Erik Samakh : Nature et sortilèges

Dans le cadre des Résidences de l'Art en Dordogne

Accueilli par La Cave de Monbazillac en partenariat avec l'association Les Rives de l'Art, Erik Samakh va séjourner durant trois mois au château de Monbazillac pour concevoir un projet in situ. A l'issue de sa résidence, il dévoilera au public sa réalisation à partir du 20 juin, le jour même de l'ouverture du parcours itinérant d'art contemporain Ephèmères 2015.
Il a rencontré le public le 15 février dernier pour exposer sa démarche. Nous étions présents.

Déjà enfant, Erik Samakh se passionne pour la nature, parcourant les espaces verts, les rivages, observant le ciel pour y faire quelque découverte insolite ou y pratiquer des expériences saugrenues. Il est même rompu à la chasse aux lézards qu’il capture avec une étonnante dextérité.
Pour cela, affûter son oeil et son oreille devient essentiel. Cette extrême sensibilité des sens associée à une curiosité aiguë et à un goût de la contemplation, amèneront l’artiste à faire de la nature sa partenaire privilégiée, sa matière première.
Lorsqu’il sort de l’école nationale d’art de Cergy Pontoise, sa carrière est déjà bien engagée. C’est dans cette même école qu’il s’est formé aux nouvelles technologies, auxquelles il accorde une place prépondérante dans son travail. La nature brute et la technique la plus élaborée deviennent ses principaux outils.

Arpenteur par passion, Erik Samakh enchaîne les voyages en France et à l’étranger et les expériences professionnelles les plus diversifiées. De la forêt de Tijuca au Brésil à l’île de Vassivière dans le Limousin, de la Villa Médicis aux jardins du Musée Rodin, l’artiste crée le plus souvent en lien avec le site qui l’accueille. Ici ou là, il collecte des sons d’animaux, oiseaux, insectes ou grenouilles qu’il rediffuse dans des contextes différents par le biais de modules sonores autonomes. Ici ou là, il prend en compte les variations de lumière, le souffle du vent, le taux d’humidité pour réaliser des installations mouvantes, accordées au rythme des éléments. Les mouvements humains, eux-mêmes peuvent avoir un impact et provoquer l’intensité d’une source sonore ou même son arrêt total. Dans tous les cas, il s’agit de surprendre l’auditeur, de stimuler son imaginaire, de le dépayser ou le « repayser ».

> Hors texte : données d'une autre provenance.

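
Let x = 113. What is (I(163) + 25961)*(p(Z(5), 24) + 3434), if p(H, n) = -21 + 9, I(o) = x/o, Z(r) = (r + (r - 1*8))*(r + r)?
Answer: 14481069032/163 ≈ 8.8841e+7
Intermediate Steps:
Z(r) = 2*r*(-8 + 2*r) (Z(r) = (r + (r - 8))*(2*r) = (r + (-8 + r))*(2*r) = (-8 + 2*r)*(2*r) = 2*r*(-8 + 2*r))
I(o) = 113/o
p(H, n) = -12
(I(163) + 25961)*(p(Z(5), 24) + 3434) = (113/163 + 25961)*(-12 + 3434) = (113*(1/163) + 25961)*3422 = (113/163 + 25961)*3422 = (4231756/163)*3422 = 14481069032/163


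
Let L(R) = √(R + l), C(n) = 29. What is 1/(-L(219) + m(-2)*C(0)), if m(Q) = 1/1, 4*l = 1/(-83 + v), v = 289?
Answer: 23896/512527 + 2*√37174142/512527 ≈ 0.070416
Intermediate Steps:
l = 1/824 (l = 1/(4*(-83 + 289)) = (¼)/206 = (¼)*(1/206) = 1/824 ≈ 0.0012136)
m(Q) = 1
L(R) = √(1/824 + R) (L(R) = √(R + 1/824) = √(1/824 + R))
1/(-L(219) + m(-2)*C(0)) = 1/(-√(206 + 169744*219)/412 + 1*29) = 1/(-√(206 + 37173936)/412 + 29) = 1/(-√37174142/412 + 29) = 1/(29 - √37174142/412)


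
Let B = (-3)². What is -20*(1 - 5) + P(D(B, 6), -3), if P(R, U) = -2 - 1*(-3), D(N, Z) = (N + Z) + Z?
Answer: 81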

Le mariage de la réflexion et de l’expérimentation en des propositions en constant dialogue avec la nature insufflent à celle-ci un supplément de poésie et de magie. Ainsi les flûtes solaires suspendues dans les arbres, les pierres lucioles qui au tomber du jour font scintiller dans les airs une myriade de points lumineux, les bassins vivants de lentilles d’eau nés d’une immersion en Marais Poitevin, les créations d’espaces végétaux à même d’attirer une nouvelle faune, tout est fait pour fasciner voire méduser. Par toutes sortes d’interactions invisibles, de subtilités cachées, la réalité se confond peu à peu avec la fiction pour réenchanter le monde.

Erik Samakh est à Monbazillac pour une résidence qui doit durer deux mois. Déjà, il a identifié le château comme un merveilleux « temple de lumière » de par son exposition et son isolement au milieu des vignobles. Lors de la rencontre qu’il a faite avec le public dimanche 15 février, il a livré son envie de mettre en lumière ce site connu surtout pour la saveur de ses vins.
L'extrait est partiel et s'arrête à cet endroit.